Dos jóvenes fanáticos guipuzcoanos, Asier, de 20 años, y Joseba, de 21, se van al sur de Francia para convertirse en militantes de ETA. Ambos, hijos de la fábula, o sea, inoculados por la leyenda del nacionalismo vasco, según Fernando Aramburu (San Sebastián, 1959) los cataloga desde el propio título, tienen arduas dificultades para lograr su objetivo.
Las peripecias que les ocurren constituyen el eje de una trama argumental lineal y nítida en la que hay muchos episodios de buena invención. Sus cómicas andanzas se cierran con un giro trágico en el desenlace, original y cargado de intención, que aporta espesor a la levedad humorística. Mientras, se suceden situaciones muy graciosas.
Ambos terroristas in fieri se esconden en una granja de pollos, acogidos por un matrimonio estrafalario, y allí se enteran de que la banda ha anunciado, en octubre de 2011, el fin de la actividad armada. Nadie se ocupa de los chicos, que, en su abandono, acuden en Toulouse a un militante veterano, Txalupa, que ahora trabaja de simple pinche en un restaurante. Reniegan de la claudicación de los suyos y deciden crear su propia organización para continuar la lucha por la liberación de Euskal Herria. Hasta le dan un pomposo nombre cuyas siglas, GDG, descifra Txalupa como “grupo de gilipollas”.
Un eco quijotil que da la vuelta a las figuras cervantinas sugiere la pareja de los terroristas, uno flaco y otro gordo, uno caviloso y otro práctico
Las vicisitudes de la pareja para poner en marcha su autónomo talde bipersonal, faltos de experiencia y de medios, constituyen la línea anecdótica cardinal de la historia. Ya ha aparecido el enfoque burlesco en los personajes mencionados (la pintoresca pareja de granjeros, el nada heroico Txalupa), y en él incide Aramburu con altas dosis de inventiva e ingenio.
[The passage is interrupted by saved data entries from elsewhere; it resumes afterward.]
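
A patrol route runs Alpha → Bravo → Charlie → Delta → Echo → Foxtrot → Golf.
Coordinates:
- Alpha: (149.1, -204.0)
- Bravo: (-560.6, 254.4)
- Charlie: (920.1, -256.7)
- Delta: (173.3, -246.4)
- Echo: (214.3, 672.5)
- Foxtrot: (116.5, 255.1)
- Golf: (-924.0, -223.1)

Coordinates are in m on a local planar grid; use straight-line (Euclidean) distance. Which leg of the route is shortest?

Echo–Foxtrot

Leg distances:
Alpha→Bravo: 844.9 m
Bravo→Charlie: 1566.4 m
Charlie→Delta: 746.9 m
Delta→Echo: 919.8 m
Echo→Foxtrot: 428.7 m
Foxtrot→Golf: 1145.1 m
The shortest leg is Echo–Foxtrot at 428.7 m.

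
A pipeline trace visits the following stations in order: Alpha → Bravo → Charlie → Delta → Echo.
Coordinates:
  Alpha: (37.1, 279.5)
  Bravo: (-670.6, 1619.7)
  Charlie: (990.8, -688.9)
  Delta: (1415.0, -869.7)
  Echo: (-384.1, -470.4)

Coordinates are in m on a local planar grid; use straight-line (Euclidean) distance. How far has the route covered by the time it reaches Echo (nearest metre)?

6664 m

Leg distances:
Alpha→Bravo: 1515.6 m  (cumulative 1515.6 m)
Bravo→Charlie: 2844.3 m  (cumulative 4359.8 m)
Charlie→Delta: 461.1 m  (cumulative 4821.0 m)
Delta→Echo: 1842.9 m  (cumulative 6663.9 m)
Cumulative distance at Echo ≈ 6664 m.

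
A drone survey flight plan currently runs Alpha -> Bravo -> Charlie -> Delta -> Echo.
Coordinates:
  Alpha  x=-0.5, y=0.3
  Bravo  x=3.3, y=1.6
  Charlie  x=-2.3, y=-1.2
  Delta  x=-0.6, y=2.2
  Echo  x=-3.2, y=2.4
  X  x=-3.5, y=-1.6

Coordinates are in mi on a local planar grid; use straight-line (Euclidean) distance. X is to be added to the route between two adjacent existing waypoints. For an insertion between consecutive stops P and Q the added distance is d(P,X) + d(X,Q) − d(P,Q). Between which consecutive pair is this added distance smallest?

Added distance for inserting X between each consecutive pair:
Alpha–Bravo: 7.1 mi
Bravo–Charlie: 2.5 mi
Charlie–Delta: 2.2 mi
Delta–Echo: 6.2 mi
Smallest added distance is 2.2 mi, inserting between Charlie and Delta.

between Charlie and Delta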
La creación de personajes y la ideación de situaciones jocosas puede tener algunas referencias culturales. Un eco quijotil que da la vuelta a las figuras cervantinas sugiere la pareja de los terroristas, uno flaco y otro gordo, uno caviloso y otro práctico. Las penurias y ardides de los jóvenes evocan la picaresca. Los apuntes sobre la idiosincrasia nacional recuerdan las bromas relativas a los estereotipos locales de la película Ocho apellidos vascos. La espera en vano enlaza con Beckett. Y algo cercana siento la sátira militarista del checo Hasek con su buen soldado Svejk.
No se trata, sin embargo, de influjos sino del buen arte de Aramburu para alinear lo popular y lo culto y sobre ello derramar una imaginación pletórica y bien controlada para que el disparate no perjudique la autenticidad de la enajenación ideológica de los protagonistas. La novela está colmada de felices ocurrencias. A falta de granadas, los futuros terroristas lanzan piedras al río; raptan una gallina para ejercitarse en el secuestro y ejecución de un empresario… Viven en un estado de exaltación que imita la militancia arriesgada: pretenden alguna ekintza (acción) que deje huella, pero la más notable será robar un tarro de miel.
Todo ello resulta muy divertido y lo eleva un grado más el punto de vista de un narrador que cuenta, con estricta cadena de oraciones simples, desde un distanciamiento burlesco. El problema que se plantea es en qué medida puede tratarse con humor algo tan trágico como la violencia etarra. Ya otras veces la ha abordado Aramburu desde diferentes ópticas: la crónica dramática de Patria, la intensidad emocional de Los peces de la amargura y el vanguardismo de Años lentos.
Ahora agrega una perspectiva burlesca que revela la versatilidad del autor para dar una visión poliédrica del terrorismo. Pero, cualquiera que sea el enfoque preferido, siempre funciona una firme actitud ética: Hijos de la fábula, relato menor que se lee de un tirón, ameno y patético, denuncia el supremacismo nacionalista ridiculizando a unos alevines de terrorista.